Rev. Tom Sorenson, Pastor
October 5, 2008

Scripture:

Let us pray: May the words of my mouth and the meditations of all of our hearts be acceptable in your sight O God, our strength and our redeemer. Amen.

Because I’m about to say some things about the Ten Commandments that some of you might not like, let me say right up front that if the Ten Commandments are important to you, that’s fine. I have no desire to take them away from you if you find them particularly meaningful. A lot of people do. Let me also say right up front, however, that I am not one of those people. I think that far too much is made of the Ten Commandments, especially by people who want to post them in courthouses, an act that my legal training convinces me is a clear violation of the First Amendment of the Constitution of the United States. So when the Ten Commandments came up in the lectionary for this week my first thought was that there was no way I was going to preach on them. But then I thought maybe my resistance to them was telling me something. Maybe it was telling me that I needed to spend some time with them to see if I’ve been missing something all these years by dismissing them as flippantly as I usually do. So I did. I went over them again slowly, carefully, trying to draw out of them something of value, or at least to understand better why they seem so important to so many people and so unimportant to me. This sermon is the result of that time spent pondering the Ten Commandments anew.
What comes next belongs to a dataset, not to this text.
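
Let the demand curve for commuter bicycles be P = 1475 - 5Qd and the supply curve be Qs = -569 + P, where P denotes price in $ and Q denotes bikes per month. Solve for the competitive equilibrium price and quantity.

P* = 720, Q* = 151

In direct form, Qd = 295 - 0.2P.
At equilibrium Qd = Qs, so 295 - 0.2P = -569 + P; collecting terms, 864 = 1.2P and P* = 720.
From the demand curve, Q* = 295 - 0.2(720) = 151.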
The first thing to say about the Ten Commandments is that there is nothing wrong with them. At least, there is nothing much wrong with the parts of the full text of Ten Commandments that we heard this morning, other than the uncritical acceptance of slavery. They state some important moral principles. We should indeed not murder, steal, or commit adultery, although our definition of adultery is different than the ancients’ definition was. They, or at least some of them, are pithy statements easy to remember, easy to teach to children who are just learning right from wrong. They state some basic moral principles that some people at least still all too frequently ignore and violate. There is value in the Ten Commandments, and I don’t mean to suggest that there isn’t.
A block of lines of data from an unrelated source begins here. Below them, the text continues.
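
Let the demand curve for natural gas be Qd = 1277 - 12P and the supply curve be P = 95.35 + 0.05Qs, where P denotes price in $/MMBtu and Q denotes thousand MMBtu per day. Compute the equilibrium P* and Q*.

P* = 99.5, Q* = 83

In direct form, Qs = -1907 + 20P.
Set Qd = Qs: 1277 - 12P = -1907 + 20P, so 3184 = 32P and P* = 99.5.
From the demand curve, Q* = 1277 - 12(99.5) = 83.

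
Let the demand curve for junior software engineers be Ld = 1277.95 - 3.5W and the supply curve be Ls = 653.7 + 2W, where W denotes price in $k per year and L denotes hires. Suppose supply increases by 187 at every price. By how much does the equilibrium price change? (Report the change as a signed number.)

ΔW = -34

Set Ld = Ls: 1277.95 - 3.5W = 653.7 + 2W, so 624.25 = 5.5W and W* = 113.5.
Plugging W* into demand: L* = 1277.95 - 3.5(113.5) = 880.7.
After the shift, supply is Ls = 840.7 + 2W.
The new intersection has 437.25 = 5.5W, i.e. W = 79.5, L = 999.7.
ΔW = 79.5 - 113.5 = -34.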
But here’s what struck me as I mused on the Ten Commandments this last week. When someone asked Jesus which of the commandments is the greatest, he quoted a couple of passages from Hebrew Scripture in giving his answer; but he didn’t quote the Ten Commandments. He didn’t even quote one of them, much less all ten. Rather, he quoted Deuteronomy 6:5 and Leviticus 19:18. He said, in a passage we know as “the Great Commandment”:

'You shall love the Lord your God with all your heart, and with all your soul, and with all your mind.' This is the greatest and first commandment. And a second is like it: 'You shall love your neighbor as yourself.' On these two commandments hang all the law and the prophets." Matthew 22:37-40

He said love God with all your being and love your neighbor as yourself. He said on these two hang all the law and the prophets, that is, on these two hang all of Scripture. These are the highest moral principles—love God with all your being and love your neighbor as yourself. Everything else is details. Everything else is commentary. The Ten Commandments don’t say the same thing. They say worship only Yahweh your God. They do not say love God with all your being. They say do not covet what your neighbor has. They do not say love your neighbor as yourself.
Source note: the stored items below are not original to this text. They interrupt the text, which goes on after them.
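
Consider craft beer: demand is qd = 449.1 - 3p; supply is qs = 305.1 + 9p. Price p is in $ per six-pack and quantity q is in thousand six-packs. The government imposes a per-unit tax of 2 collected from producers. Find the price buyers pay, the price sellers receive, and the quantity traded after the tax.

The tax drives a wedge p_b - p_s = 2. Substituting p_s = p_b - 2 into supply: qs = 287.1 + 9p_b.
Market clearing requires 449.1 - 3p_b = 287.1 + 9p_b; hence 162 = 12p_b and p_b = 13.5.
So p_s = 11.5 and the quantity traded is q = 449.1 - 3(13.5) = 408.6.

p_b = 13.5, p_s = 11.5, q = 408.6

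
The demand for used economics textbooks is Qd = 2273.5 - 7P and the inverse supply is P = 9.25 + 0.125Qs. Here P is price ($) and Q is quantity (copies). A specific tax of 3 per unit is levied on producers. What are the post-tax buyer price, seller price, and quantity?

Inverting to quantity form: Qs = -74 + 8P.
With a tax of 3 on producers, they supply based on the net price P_s = P_b - 3, so Qs = -98 + 8P_b.
Market clearing requires 2273.5 - 7P_b = -98 + 8P_b; hence 2371.5 = 15P_b and P_b = 158.1.
Then P_s = 158.1 - 3 = 155.1 and Q = 2273.5 - 7(158.1) = 1166.8.

P_b = 158.1, P_s = 155.1, Q = 1166.8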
In the Great Commandment Jesus calls us to higher moral ground than the moral ground the Ten Commandments occupy. The Ten Commandments are rules. The Great Commandment is a call to love. The Ten Commandments are mostly negative. They are mostly prohibitions. The Great Commandment is positive. It is a call to a better life, a call to a better way. The Ten Commandments are specific and closed off. The Great Commandment is general and open-ended. The Ten Commandments are prescriptive and proscriptive. The Great Commandment is invitational. The Ten Commandments command. They tells us mostly what not to do. The Great Commandment calls. It calls us to creativity and to adventure as we seek new ways of living God’s call to love in our time and place. The Ten Commandments set a moral floor, as all law does. The Great Commandment calls us to higher ground, to a higher, grander, more faithful moral vision.

So there isn’t anything much wrong with the Ten Commandments. Some people may find them helpful reminders when their neighbor’s donkey, or wife, looks just too tempting and thoughts of larceny or adultery creep into their minds. We should keep them, even if we shouldn’t put them up in any courthouse. But let us always remember that Jesus Christ calls us to higher moral ground. Jesus calls us not to laws that provoke fear of violation but to love that conquers all fear. Jesus calls us to freedom in love, not to bondage in law. So obey the Ten Commandments by all means, but don’t stop there. Jesus calls us to higher ground. May God grant us wisdom and courage as we seek our way to that higher ground. Amen.